Interloop Limited
- Type: Public
- Traded as: PSX: ILP KSE 100 component
- Industry: Textile
- Genre: Business-to-business
- Founded: 1992; 34 years ago
- Founders: Musadaq Zulqarnain Navid Fazil Tariq Rashid Jahanzeb Khan Banth
- Headquarters: Faislabad, Pakistan
- Area served: Worldwide
- Key people: Musadaq Zulqarnain (Chairman); Navid Fazil (CEO);
- Products: Yarns, hosiery, denim, and apparel
- Revenue: Rs. 173.381 billion (US$620 million) (2025)
- Operating income: Rs. 8.786 billion (US$31 million) (2025)
- Net income: Rs. 5.376 billion (US$19 million) (2025)
- Total assets: Rs. 176.726 billion (US$630 million) (2025)
- Total equity: Rs. 55.223 billion (US$200 million) (2025)
- Number of employees: 37,786 (2025)
- Website: interloop-pk.com

= Interloop Limited =

Pakistani textile manufacturer

Interloop Limited is a Pakistani textile manufacturer based in Faisalabad. It is the largest international hosiery manufacturer, supplying socks and leggings to retailers worldwide. It produces activewear, apparel, denim, and hosiery for a number of retailers including Nike, Adidas, Guess, Uniqlo, Marks & Spencer, Gymshark, H&M, Puma, Levi's, and Target.

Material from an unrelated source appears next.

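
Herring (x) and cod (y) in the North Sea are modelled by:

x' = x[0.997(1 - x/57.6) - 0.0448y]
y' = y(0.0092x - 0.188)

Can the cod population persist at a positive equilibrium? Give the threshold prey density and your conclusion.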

The company has five hosiery manufacturing divisions, located in Pakistan, Bangladesh and Sri Lanka.

==History==
Interloop was established in 1992 as a B2B manufacturer of socks and leggings by brothers Musadaq Zulqarnain and Navid Fazil along with Jahanzeb Khan Banth. After eight years, a second production unit was opened with 400 knitting machines installed.

In 2003, Interloop opened its first vertically integrated hosiery plant in Faisalabad in an effort to make its supply chain management more efficient.
In 2005, the company opened their second hosiery plant, and launched a yarn dying division a year later, also in Faisalabad.

The company was converted into public limited company on July 18, 2008 from being private limited.

In March 2019, Interloop raised more than 5 billion PKR through Pakistan's largest private sector IPO, placing it amongst the top 50 companies listed on the Pakistan Stock Exchange by market capitalization.